LA COUR DE CASSATION, CHAMBRE CRIMINELLE, a rendu l'arrêt suivant :
N° B 24-82.023 F-B
N° 01331
GM
6 NOVEMBRE 2024
CASSATION PARTIELLE
M. BONNAL président,
R É P U B L I Q U E F R A N Ç A I S E
________________________________________
AU NOM DU PEUPLE FRANÇAIS
_________________________
ARRÊT DE LA COUR DE CASSATION, CHAMBRE CRIMINELLE,
DU 6 NOVEMBRE 2024
Mme [J] [H] a formé un pourvoi contre l'arrêt de la chambre de l'instruction de la cour d'appel d'Aix-en-Provence, en date du 21 février 2024, qui, dans l'information suivie contre elle du chef de blanchiment aggravé, a prononcé sur sa demande d'annulation de pièces de la procédure.

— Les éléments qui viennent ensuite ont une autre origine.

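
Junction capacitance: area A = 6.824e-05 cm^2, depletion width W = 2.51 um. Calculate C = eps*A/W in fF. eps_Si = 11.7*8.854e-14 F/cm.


Step 1: eps_Si = 11.7 * 8.854e-14 = 1.035918e-12 F/cm
Step 2: W in cm = 2.51 * 1e-4 = 2.51e-04 cm
Step 3: C = 1.035918e-12 * 6.824e-05 / 2.51e-04 = 2.816376e-13 F
Step 4: C = 281.64 fF

281.64


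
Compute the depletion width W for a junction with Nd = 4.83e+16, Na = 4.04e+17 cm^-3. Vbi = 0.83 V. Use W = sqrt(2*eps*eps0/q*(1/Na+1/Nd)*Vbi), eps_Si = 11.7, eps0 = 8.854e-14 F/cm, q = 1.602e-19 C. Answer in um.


Step 1: 1/Na + 1/Nd = 1/4.04e+17 + 1/4.83e+16 = 2.31792e-17
Step 2: 2*eps*eps0/q = 2*11.7*8.854e-14/1.602e-19 = 1.293281e+07
Step 3: W^2 = 1.293281e+07 * 2.31792e-17 * 0.83 = 2.48811e-10
Step 4: W = sqrt(2.48811e-10) = 1.577e-05 cm = 0.1577 um

0.1577


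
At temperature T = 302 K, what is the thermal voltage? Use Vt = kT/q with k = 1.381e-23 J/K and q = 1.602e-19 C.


Step 1: kT = 1.381e-23 * 302 = 4.17062e-21 J
Step 2: Vt = kT/q = 4.17062e-21 / 1.602e-19
Step 3: Vt = 0.02603 V

0.02603


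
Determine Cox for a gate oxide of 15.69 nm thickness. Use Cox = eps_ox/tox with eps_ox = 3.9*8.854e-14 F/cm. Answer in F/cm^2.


Step 1: eps_ox = 3.9 * 8.854e-14 = 3.45306e-13 F/cm
Step 2: tox in cm = 15.69 nm * 1e-7 = 1.5690e-06 cm
Step 3: Cox = 3.45306e-13 / 1.5690e-06 = 2.20e-07 F/cm^2

2.20e-07


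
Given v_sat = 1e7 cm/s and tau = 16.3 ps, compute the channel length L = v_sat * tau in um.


Step 1: tau in seconds = 16.3 ps * 1e-12 = 1.6300e-11 s
Step 2: L = v_sat * tau = 1e7 * 1.6300e-11 = 1.6300e-04 cm
Step 3: L in um = 1.6300e-04 * 1e4 = 1.63 um

1.63


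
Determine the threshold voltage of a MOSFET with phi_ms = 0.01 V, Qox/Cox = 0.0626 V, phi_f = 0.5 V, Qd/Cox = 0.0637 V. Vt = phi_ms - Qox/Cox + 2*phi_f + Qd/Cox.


Step 1: Vt = phi_ms - Qox/Cox + 2*phi_f + Qd/Cox
Step 2: Vt = 0.01 - 0.0626 + 2*0.5 + 0.0637
Step 3: Vt = 0.01 - 0.0626 + 1.0 + 0.0637
Step 4: Vt = 1.0111 V

1.0111


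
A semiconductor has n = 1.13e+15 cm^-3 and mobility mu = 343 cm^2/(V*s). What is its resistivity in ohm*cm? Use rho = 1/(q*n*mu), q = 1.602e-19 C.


Step 1: sigma = q * n * mu = 1.602e-19 * 1.13e+15 * 343 = 6.20919e-02 S/cm
Step 2: rho = 1 / sigma = 1 / 6.20919e-02 = 16.11 ohm*cm

16.11


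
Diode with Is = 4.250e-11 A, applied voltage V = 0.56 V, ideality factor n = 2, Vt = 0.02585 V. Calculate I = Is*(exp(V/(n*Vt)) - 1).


Step 1: V/(n*Vt) = 0.56/(2*0.02585) = 10.8317
Step 2: exp(10.8317) = 5.0600e+04
Step 3: I = 4.250e-11 * (5.0600e+04 - 1) = 2.15e-06 A

2.15e-06


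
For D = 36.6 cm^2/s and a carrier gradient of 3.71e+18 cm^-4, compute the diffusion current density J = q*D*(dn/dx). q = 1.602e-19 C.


Step 1: J = q * D * (dn/dx)
Step 2: J = 1.602e-19 * 36.6 * 3.71e+18
Step 3: J = 2.18e+01 A/cm^2

2.18e+01


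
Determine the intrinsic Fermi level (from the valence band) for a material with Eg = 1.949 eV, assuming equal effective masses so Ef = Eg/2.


Step 1: For an intrinsic semiconductor, the Fermi level sits at midgap.
Step 2: Ef = Eg / 2 = 1.949 / 2 = 0.9745 eV

0.9745


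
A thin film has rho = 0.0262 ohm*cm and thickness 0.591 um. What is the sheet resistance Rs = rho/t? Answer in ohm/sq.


Step 1: Convert thickness to cm: t = 0.591 um = 5.9100e-05 cm
Step 2: Rs = rho / t = 0.0262 / 5.9100e-05
Step 3: Rs = 443.3 ohm/sq

443.3


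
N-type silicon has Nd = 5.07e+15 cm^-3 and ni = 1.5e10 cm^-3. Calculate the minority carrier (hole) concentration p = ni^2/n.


Step 1: Since Nd >> ni, n ≈ Nd = 5.07e+15 cm^-3
Step 2: p = ni^2 / n = (1.5e10)^2 / 5.07e+15
Step 3: p = 2.25e20 / 5.07e+15 = 4.44e+04 cm^-3

4.44e+04


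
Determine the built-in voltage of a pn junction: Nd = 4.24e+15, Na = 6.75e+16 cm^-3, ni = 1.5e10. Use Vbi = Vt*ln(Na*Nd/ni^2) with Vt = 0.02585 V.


Step 1: Compute Na*Nd/ni^2 = 6.75e+16 * 4.24e+15 / (1.5e10)^2 = 1.2720e+12
Step 2: ln(1.2720e+12) = 27.8716
Step 3: Vbi = 0.02585 * 27.8716 = 0.72 V

0.72


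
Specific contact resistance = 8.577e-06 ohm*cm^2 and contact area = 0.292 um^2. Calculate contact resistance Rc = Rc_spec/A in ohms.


Step 1: Convert area to cm^2: 0.292 um^2 = 2.9200e-09 cm^2
Step 2: Rc = Rc_spec / A = 8.577e-06 / 2.9200e-09
Step 3: Rc = 2.94e+03 ohms

2.94e+03


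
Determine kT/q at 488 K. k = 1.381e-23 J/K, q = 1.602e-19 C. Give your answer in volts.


Step 1: kT = 1.381e-23 * 488 = 6.73928e-21 J
Step 2: Vt = kT/q = 6.73928e-21 / 1.602e-19
Step 3: Vt = 0.04207 V

0.04207


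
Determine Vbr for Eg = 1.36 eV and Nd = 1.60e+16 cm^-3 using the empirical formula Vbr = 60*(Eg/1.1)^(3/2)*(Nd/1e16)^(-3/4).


Step 1: Eg/1.1 = 1.36/1.1 = 1.236364
Step 2: (Eg/1.1)^1.5 = 1.236364^1.5 = 1.374737
Step 3: (Nd/1e16)^(-0.75) = (1.6)^(-0.75) = 0.702927
Step 4: Vbr = 60 * 1.374737 * 0.702927 = 58.0 V

58.0


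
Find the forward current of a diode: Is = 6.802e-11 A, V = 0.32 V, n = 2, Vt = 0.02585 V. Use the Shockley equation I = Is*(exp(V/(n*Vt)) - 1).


Step 1: V/(n*Vt) = 0.32/(2*0.02585) = 6.1896
Step 2: exp(6.1896) = 4.8765e+02
Step 3: I = 6.802e-11 * (4.8765e+02 - 1) = 3.31e-08 A

3.31e-08


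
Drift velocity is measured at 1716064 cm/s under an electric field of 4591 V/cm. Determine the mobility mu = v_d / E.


Step 1: mu = v_d / E
Step 2: mu = 1716064 / 4591
Step 3: mu = 373.79 cm^2/(V*s)

373.79


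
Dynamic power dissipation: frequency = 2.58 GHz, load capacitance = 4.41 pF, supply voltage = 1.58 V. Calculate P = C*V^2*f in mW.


Step 1: V^2 = 1.58^2 = 2.4964 V^2
Step 2: P = C*V^2*f = 4.41e-12 F * 2.4964 * 2.58e9 Hz
Step 3: P = 2.840353992e-02 W
Step 4: P = 28.404 mW

28.404


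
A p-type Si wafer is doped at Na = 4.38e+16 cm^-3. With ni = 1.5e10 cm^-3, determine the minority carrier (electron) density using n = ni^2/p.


Step 1: Majority hole concentration p ≈ Na = 4.38e+16 cm^-3
Step 2: n = ni^2 / Na = (1.5e10)^2 / 4.38e+16
Step 3: n = 5.14e+03 cm^-3

5.14e+03


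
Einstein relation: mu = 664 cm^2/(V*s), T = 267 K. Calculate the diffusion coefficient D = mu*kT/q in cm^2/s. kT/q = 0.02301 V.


Step 1: D = mu * (kT/q)
Step 2: D = 664 * 0.02301
Step 3: D = 15.28 cm^2/s

15.28


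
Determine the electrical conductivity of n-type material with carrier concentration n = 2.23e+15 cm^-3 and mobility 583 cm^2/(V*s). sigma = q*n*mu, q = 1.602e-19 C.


Step 1: sigma = q * n * mu
Step 2: sigma = 1.602e-19 * 2.23e+15 * 583
Step 3: sigma = 2.083e-01 S/cm

2.083e-01


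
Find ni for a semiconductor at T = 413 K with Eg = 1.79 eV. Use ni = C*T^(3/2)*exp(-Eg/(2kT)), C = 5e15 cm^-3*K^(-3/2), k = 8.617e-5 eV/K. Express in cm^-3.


Step 1: Compute kT = 8.617e-5 * 413 = 0.03558821 eV
Step 2: Exponent = -Eg/(2kT) = -1.79/(2*0.03558821) = -25.14878
Step 3: T^(3/2) = 413^1.5 = 8393.15
Step 4: ni = 5e15 * 8393.15 * exp(-25.14878) = 5.02e+08 cm^-3

5.02e+08


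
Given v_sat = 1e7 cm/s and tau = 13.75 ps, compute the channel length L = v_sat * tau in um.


Step 1: tau in seconds = 13.75 ps * 1e-12 = 1.3750e-11 s
Step 2: L = v_sat * tau = 1e7 * 1.3750e-11 = 1.3750e-04 cm
Step 3: L in um = 1.3750e-04 * 1e4 = 1.375 um

1.375


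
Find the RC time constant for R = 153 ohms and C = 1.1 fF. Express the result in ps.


Step 1: tau = R * C
Step 2: tau = 153 * 1.1 fF = 153 * 1.1e-15 F
Step 3: tau = 1.683e-13 s = 0.1683 ps

0.1683


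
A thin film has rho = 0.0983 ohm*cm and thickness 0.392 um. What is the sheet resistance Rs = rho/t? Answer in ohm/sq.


Step 1: Convert thickness to cm: t = 0.392 um = 3.9200e-05 cm
Step 2: Rs = rho / t = 0.0983 / 3.9200e-05
Step 3: Rs = 2507.7 ohm/sq

2507.7


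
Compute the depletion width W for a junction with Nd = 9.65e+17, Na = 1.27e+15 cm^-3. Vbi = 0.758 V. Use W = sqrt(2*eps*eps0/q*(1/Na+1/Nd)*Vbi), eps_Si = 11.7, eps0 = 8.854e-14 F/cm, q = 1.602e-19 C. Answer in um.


Step 1: 1/Na + 1/Nd = 1/1.27e+15 + 1/9.65e+17 = 7.88438e-16
Step 2: 2*eps*eps0/q = 2*11.7*8.854e-14/1.602e-19 = 1.293281e+07
Step 3: W^2 = 1.293281e+07 * 7.88438e-16 * 0.758 = 7.72911e-09
Step 4: W = sqrt(7.72911e-09) = 8.792e-05 cm = 0.8792 um

0.8792


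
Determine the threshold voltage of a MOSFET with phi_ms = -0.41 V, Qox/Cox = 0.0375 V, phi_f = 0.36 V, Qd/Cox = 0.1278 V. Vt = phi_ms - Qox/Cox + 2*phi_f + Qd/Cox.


Step 1: Vt = phi_ms - Qox/Cox + 2*phi_f + Qd/Cox
Step 2: Vt = -0.41 - 0.0375 + 2*0.36 + 0.1278
Step 3: Vt = -0.41 - 0.0375 + 0.72 + 0.1278
Step 4: Vt = 0.4003 V

0.4003


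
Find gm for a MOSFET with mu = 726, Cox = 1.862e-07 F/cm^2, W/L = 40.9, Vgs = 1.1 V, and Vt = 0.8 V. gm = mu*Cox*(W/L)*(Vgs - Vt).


Step 1: Vov = Vgs - Vt = 1.1 - 0.8 = 0.3 V
Step 2: gm = mu * Cox * (W/L) * Vov
Step 3: gm = 726 * 1.862e-07 * 40.9 * 0.3 = 1.66e-03 S

1.66e-03


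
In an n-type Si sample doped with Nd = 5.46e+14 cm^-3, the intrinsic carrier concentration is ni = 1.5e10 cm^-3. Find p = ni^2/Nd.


Step 1: Since Nd >> ni, n ≈ Nd = 5.46e+14 cm^-3
Step 2: p = ni^2 / n = (1.5e10)^2 / 5.46e+14
Step 3: p = 2.25e20 / 5.46e+14 = 4.12e+05 cm^-3

4.12e+05


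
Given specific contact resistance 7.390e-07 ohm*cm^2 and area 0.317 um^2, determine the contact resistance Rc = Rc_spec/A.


Step 1: Convert area to cm^2: 0.317 um^2 = 3.1700e-09 cm^2
Step 2: Rc = Rc_spec / A = 7.390e-07 / 3.1700e-09
Step 3: Rc = 2.33e+02 ohms

2.33e+02


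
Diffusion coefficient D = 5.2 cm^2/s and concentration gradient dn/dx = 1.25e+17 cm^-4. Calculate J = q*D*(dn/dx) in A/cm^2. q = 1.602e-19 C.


Step 1: J = q * D * (dn/dx)
Step 2: J = 1.602e-19 * 5.2 * 1.25e+17
Step 3: J = 1.04e-01 A/cm^2

1.04e-01


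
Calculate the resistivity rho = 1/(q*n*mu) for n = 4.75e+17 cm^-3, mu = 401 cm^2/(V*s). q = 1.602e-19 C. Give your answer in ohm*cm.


Step 1: sigma = q * n * mu = 1.602e-19 * 4.75e+17 * 401 = 3.05141e+01 S/cm
Step 2: rho = 1 / sigma = 1 / 3.05141e+01 = 0.03277 ohm*cm

0.03277


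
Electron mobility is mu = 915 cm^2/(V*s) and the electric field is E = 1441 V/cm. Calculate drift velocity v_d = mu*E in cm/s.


Step 1: v_d = mu * E
Step 2: v_d = 915 * 1441 = 1318515
Step 3: v_d = 1.32e+06 cm/s

1.32e+06


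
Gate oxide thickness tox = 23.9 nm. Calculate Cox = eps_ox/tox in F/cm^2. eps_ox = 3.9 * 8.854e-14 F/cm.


Step 1: eps_ox = 3.9 * 8.854e-14 = 3.45306e-13 F/cm
Step 2: tox in cm = 23.9 nm * 1e-7 = 2.3900e-06 cm
Step 3: Cox = 3.45306e-13 / 2.3900e-06 = 1.44e-07 F/cm^2

1.44e-07


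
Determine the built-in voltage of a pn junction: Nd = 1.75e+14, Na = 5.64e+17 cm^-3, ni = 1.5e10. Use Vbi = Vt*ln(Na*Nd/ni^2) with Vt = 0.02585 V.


Step 1: Compute Na*Nd/ni^2 = 5.64e+17 * 1.75e+14 / (1.5e10)^2 = 4.3867e+11
Step 2: ln(4.3867e+11) = 26.8070
Step 3: Vbi = 0.02585 * 26.8070 = 0.693 V

0.693


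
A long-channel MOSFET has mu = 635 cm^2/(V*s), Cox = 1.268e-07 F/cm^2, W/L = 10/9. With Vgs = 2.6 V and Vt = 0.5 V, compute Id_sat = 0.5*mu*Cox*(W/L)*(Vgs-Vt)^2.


Step 1: Overdrive voltage Vov = Vgs - Vt = 2.6 - 0.5 = 2.1 V
Step 2: W/L = 10/9 = 1.11111
Step 3: Id = 0.5 * 635 * 1.268e-07 * 1.11111 * 2.1^2
Step 4: Id = 1.97e-04 A

1.97e-04


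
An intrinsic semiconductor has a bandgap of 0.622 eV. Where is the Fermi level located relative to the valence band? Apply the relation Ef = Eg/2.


Step 1: For an intrinsic semiconductor, the Fermi level sits at midgap.
Step 2: Ef = Eg / 2 = 0.622 / 2 = 0.311 eV

0.311


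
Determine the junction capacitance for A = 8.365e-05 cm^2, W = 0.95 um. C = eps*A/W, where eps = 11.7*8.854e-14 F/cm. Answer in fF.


Step 1: eps_Si = 11.7 * 8.854e-14 = 1.035918e-12 F/cm
Step 2: W in cm = 0.95 * 1e-4 = 9.50e-05 cm
Step 3: C = 1.035918e-12 * 8.365e-05 / 9.50e-05 = 9.121531e-13 F
Step 4: C = 912.15 fF

912.15


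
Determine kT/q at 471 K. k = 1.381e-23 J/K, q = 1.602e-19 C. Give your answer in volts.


Step 1: kT = 1.381e-23 * 471 = 6.50451e-21 J
Step 2: Vt = kT/q = 6.50451e-21 / 1.602e-19
Step 3: Vt = 0.0406 V

0.0406


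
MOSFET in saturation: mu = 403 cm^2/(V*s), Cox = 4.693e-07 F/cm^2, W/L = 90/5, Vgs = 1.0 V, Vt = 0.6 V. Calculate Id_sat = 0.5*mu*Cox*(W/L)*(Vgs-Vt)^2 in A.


Step 1: Overdrive voltage Vov = Vgs - Vt = 1.0 - 0.6 = 0.4 V
Step 2: W/L = 90/5 = 18
Step 3: Id = 0.5 * 403 * 4.693e-07 * 18 * 0.4^2
Step 4: Id = 2.72e-04 A

2.72e-04


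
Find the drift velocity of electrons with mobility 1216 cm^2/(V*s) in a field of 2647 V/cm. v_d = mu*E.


Step 1: v_d = mu * E
Step 2: v_d = 1216 * 2647 = 3218752
Step 3: v_d = 3.22e+06 cm/s

3.22e+06


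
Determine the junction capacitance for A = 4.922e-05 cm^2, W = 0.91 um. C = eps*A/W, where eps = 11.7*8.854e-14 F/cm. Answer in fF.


Step 1: eps_Si = 11.7 * 8.854e-14 = 1.035918e-12 F/cm
Step 2: W in cm = 0.91 * 1e-4 = 9.10e-05 cm
Step 3: C = 1.035918e-12 * 4.922e-05 / 9.10e-05 = 5.603064e-13 F
Step 4: C = 560.31 fF

560.31


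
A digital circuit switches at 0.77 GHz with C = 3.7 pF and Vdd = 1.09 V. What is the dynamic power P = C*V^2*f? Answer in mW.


Step 1: V^2 = 1.09^2 = 1.1881 V^2
Step 2: P = C*V^2*f = 3.7e-12 F * 1.1881 * 0.77e9 Hz
Step 3: P = 3.3848969e-03 W
Step 4: P = 3.385 mW

3.385


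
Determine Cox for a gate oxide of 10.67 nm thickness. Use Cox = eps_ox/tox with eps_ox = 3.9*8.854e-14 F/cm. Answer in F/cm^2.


Step 1: eps_ox = 3.9 * 8.854e-14 = 3.45306e-13 F/cm
Step 2: tox in cm = 10.67 nm * 1e-7 = 1.0670e-06 cm
Step 3: Cox = 3.45306e-13 / 1.0670e-06 = 3.24e-07 F/cm^2

3.24e-07


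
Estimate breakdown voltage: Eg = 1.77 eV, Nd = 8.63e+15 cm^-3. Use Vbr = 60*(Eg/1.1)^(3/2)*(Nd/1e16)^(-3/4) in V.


Step 1: Eg/1.1 = 1.77/1.1 = 1.609091
Step 2: (Eg/1.1)^1.5 = 1.609091^1.5 = 2.041131
Step 3: (Nd/1e16)^(-0.75) = (0.863)^(-0.75) = 1.116842
Step 4: Vbr = 60 * 2.041131 * 1.116842 = 136.8 V

136.8


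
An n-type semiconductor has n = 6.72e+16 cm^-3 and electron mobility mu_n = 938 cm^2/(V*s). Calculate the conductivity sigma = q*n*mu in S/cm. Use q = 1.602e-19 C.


Step 1: sigma = q * n * mu
Step 2: sigma = 1.602e-19 * 6.72e+16 * 938
Step 3: sigma = 1.010e+01 S/cm

1.010e+01


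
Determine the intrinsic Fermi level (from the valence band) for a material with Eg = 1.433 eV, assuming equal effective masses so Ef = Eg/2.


Step 1: For an intrinsic semiconductor, the Fermi level sits at midgap.
Step 2: Ef = Eg / 2 = 1.433 / 2 = 0.7165 eV

0.7165


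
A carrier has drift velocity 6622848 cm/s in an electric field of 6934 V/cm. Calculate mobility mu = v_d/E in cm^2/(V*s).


Step 1: mu = v_d / E
Step 2: mu = 6622848 / 6934
Step 3: mu = 955.13 cm^2/(V*s)

955.13


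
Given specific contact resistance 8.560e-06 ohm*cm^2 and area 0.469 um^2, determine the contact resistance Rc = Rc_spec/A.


Step 1: Convert area to cm^2: 0.469 um^2 = 4.6900e-09 cm^2
Step 2: Rc = Rc_spec / A = 8.560e-06 / 4.6900e-09
Step 3: Rc = 1.83e+03 ohms

1.83e+03


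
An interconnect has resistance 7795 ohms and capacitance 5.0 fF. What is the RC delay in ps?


Step 1: tau = R * C
Step 2: tau = 7795 * 5.0 fF = 7795 * 5.0e-15 F
Step 3: tau = 3.8975e-11 s = 38.975 ps

38.975


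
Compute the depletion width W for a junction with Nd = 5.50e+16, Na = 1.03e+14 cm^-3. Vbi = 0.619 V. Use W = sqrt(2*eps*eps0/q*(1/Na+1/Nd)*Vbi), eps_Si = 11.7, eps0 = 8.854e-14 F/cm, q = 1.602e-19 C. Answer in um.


Step 1: 1/Na + 1/Nd = 1/1.03e+14 + 1/5.50e+16 = 9.72692e-15
Step 2: 2*eps*eps0/q = 2*11.7*8.854e-14/1.602e-19 = 1.293281e+07
Step 3: W^2 = 1.293281e+07 * 9.72692e-15 * 0.619 = 7.78680e-08
Step 4: W = sqrt(7.78680e-08) = 2.790e-04 cm = 2.79 um

2.79


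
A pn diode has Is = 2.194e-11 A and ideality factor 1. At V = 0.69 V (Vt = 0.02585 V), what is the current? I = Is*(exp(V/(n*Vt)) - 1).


Step 1: V/(n*Vt) = 0.69/(1*0.02585) = 26.6925
Step 2: exp(26.6925) = 3.9121e+11
Step 3: I = 2.194e-11 * (3.9121e+11 - 1) = 8.58e+00 A

8.58e+00


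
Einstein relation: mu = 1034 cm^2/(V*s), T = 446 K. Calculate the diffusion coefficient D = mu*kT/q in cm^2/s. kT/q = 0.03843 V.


Step 1: D = mu * (kT/q)
Step 2: D = 1034 * 0.03843
Step 3: D = 39.74 cm^2/s

39.74


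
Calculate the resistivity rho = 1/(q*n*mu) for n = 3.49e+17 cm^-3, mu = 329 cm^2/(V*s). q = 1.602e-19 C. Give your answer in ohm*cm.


Step 1: sigma = q * n * mu = 1.602e-19 * 3.49e+17 * 329 = 1.83943e+01 S/cm
Step 2: rho = 1 / sigma = 1 / 1.83943e+01 = 0.05436 ohm*cm

0.05436


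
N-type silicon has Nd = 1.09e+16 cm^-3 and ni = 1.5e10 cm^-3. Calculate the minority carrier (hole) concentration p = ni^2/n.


Step 1: Since Nd >> ni, n ≈ Nd = 1.09e+16 cm^-3
Step 2: p = ni^2 / n = (1.5e10)^2 / 1.09e+16
Step 3: p = 2.25e20 / 1.09e+16 = 2.06e+04 cm^-3

2.06e+04


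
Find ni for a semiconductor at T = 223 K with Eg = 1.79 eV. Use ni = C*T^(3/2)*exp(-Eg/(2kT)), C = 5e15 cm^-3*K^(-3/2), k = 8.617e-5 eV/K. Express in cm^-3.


Step 1: Compute kT = 8.617e-5 * 223 = 0.01921591 eV
Step 2: Exponent = -Eg/(2kT) = -1.79/(2*0.01921591) = -46.57599
Step 3: T^(3/2) = 223^1.5 = 3330.10
Step 4: ni = 5e15 * 3330.10 * exp(-46.57599) = 9.86e-02 cm^-3

9.86e-02


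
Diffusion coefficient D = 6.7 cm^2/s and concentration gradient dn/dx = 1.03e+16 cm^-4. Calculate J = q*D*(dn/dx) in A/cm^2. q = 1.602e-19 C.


Step 1: J = q * D * (dn/dx)
Step 2: J = 1.602e-19 * 6.7 * 1.03e+16
Step 3: J = 1.11e-02 A/cm^2

1.11e-02


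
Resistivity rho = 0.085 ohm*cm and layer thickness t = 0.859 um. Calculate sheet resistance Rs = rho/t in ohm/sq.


Step 1: Convert thickness to cm: t = 0.859 um = 8.5900e-05 cm
Step 2: Rs = rho / t = 0.085 / 8.5900e-05
Step 3: Rs = 989.5 ohm/sq

989.5


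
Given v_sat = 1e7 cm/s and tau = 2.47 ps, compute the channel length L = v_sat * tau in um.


Step 1: tau in seconds = 2.47 ps * 1e-12 = 2.4700e-12 s
Step 2: L = v_sat * tau = 1e7 * 2.4700e-12 = 2.4700e-05 cm
Step 3: L in um = 2.4700e-05 * 1e4 = 0.247 um

0.247


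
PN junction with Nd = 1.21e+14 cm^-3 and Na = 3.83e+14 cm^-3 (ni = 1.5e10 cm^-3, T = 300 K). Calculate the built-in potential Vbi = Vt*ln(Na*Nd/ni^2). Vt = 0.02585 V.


Step 1: Compute Na*Nd/ni^2 = 3.83e+14 * 1.21e+14 / (1.5e10)^2 = 2.0597e+08
Step 2: ln(2.0597e+08) = 19.1432
Step 3: Vbi = 0.02585 * 19.1432 = 0.495 V

0.495


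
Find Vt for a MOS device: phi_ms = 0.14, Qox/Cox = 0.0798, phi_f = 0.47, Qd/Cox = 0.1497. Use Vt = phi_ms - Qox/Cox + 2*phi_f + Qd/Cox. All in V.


Step 1: Vt = phi_ms - Qox/Cox + 2*phi_f + Qd/Cox
Step 2: Vt = 0.14 - 0.0798 + 2*0.47 + 0.1497
Step 3: Vt = 0.14 - 0.0798 + 0.94 + 0.1497
Step 4: Vt = 1.1499 V

1.1499


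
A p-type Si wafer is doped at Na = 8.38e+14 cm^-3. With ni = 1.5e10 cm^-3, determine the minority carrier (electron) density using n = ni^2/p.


Step 1: Majority hole concentration p ≈ Na = 8.38e+14 cm^-3
Step 2: n = ni^2 / Na = (1.5e10)^2 / 8.38e+14
Step 3: n = 2.68e+05 cm^-3

2.68e+05


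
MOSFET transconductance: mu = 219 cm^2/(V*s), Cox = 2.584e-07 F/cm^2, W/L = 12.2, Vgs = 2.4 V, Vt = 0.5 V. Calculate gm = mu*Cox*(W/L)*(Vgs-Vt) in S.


Step 1: Vov = Vgs - Vt = 2.4 - 0.5 = 1.9 V
Step 2: gm = mu * Cox * (W/L) * Vov
Step 3: gm = 219 * 2.584e-07 * 12.2 * 1.9 = 1.31e-03 S

1.31e-03


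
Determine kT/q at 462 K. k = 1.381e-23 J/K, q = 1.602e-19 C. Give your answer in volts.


Step 1: kT = 1.381e-23 * 462 = 6.38022e-21 J
Step 2: Vt = kT/q = 6.38022e-21 / 1.602e-19
Step 3: Vt = 0.03983 V

0.03983


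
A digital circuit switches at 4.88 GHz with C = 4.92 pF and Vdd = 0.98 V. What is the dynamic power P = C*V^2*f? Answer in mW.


Step 1: V^2 = 0.98^2 = 0.9604 V^2
Step 2: P = C*V^2*f = 4.92e-12 F * 0.9604 * 4.88e9 Hz
Step 3: P = 2.305881984e-02 W
Step 4: P = 23.059 mW

23.059


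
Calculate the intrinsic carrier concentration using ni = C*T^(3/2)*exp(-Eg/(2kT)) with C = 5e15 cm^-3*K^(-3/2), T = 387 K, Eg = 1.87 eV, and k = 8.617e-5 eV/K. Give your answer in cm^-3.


Step 1: Compute kT = 8.617e-5 * 387 = 0.03334779 eV
Step 2: Exponent = -Eg/(2kT) = -1.87/(2*0.03334779) = -28.03784
Step 3: T^(3/2) = 387^1.5 = 7613.19
Step 4: ni = 5e15 * 7613.19 * exp(-28.03784) = 2.53e+07 cm^-3

2.53e+07


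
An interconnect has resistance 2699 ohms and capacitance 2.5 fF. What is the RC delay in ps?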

Par ordonnance du 27 mai 2024, le président de la chambre criminelle a prescrit l'examen immédiat du pourvoi.
Un mémoire a été produit.
Sur le rapport de Mme Chafaï, conseiller référendaire, les observations de la SCP Célice, Texidor, Périer, avocat de Mme [J] [H], et les conclusions de M. Lagauche, avocat général, après débats en l'audience publique du 2 octobre 2024 où étaient présents M. Bonnal, président, Mme Chafaï, conseiller rapporteur, Mme de la Lance, conseiller de la chambre, et M. Maréville, greffier de chambre,
la chambre criminelle de la Cour de cassation, composée en application de l'article 567-1-1 du code de procédure pénale, des président et conseillers précités, après en avoir délibéré conformément à la loi, a rendu le présent arrêt.
Faits et procédure
1. Il résulte de l'arrêt attaqué et des pièces de la procédure ce qui suit.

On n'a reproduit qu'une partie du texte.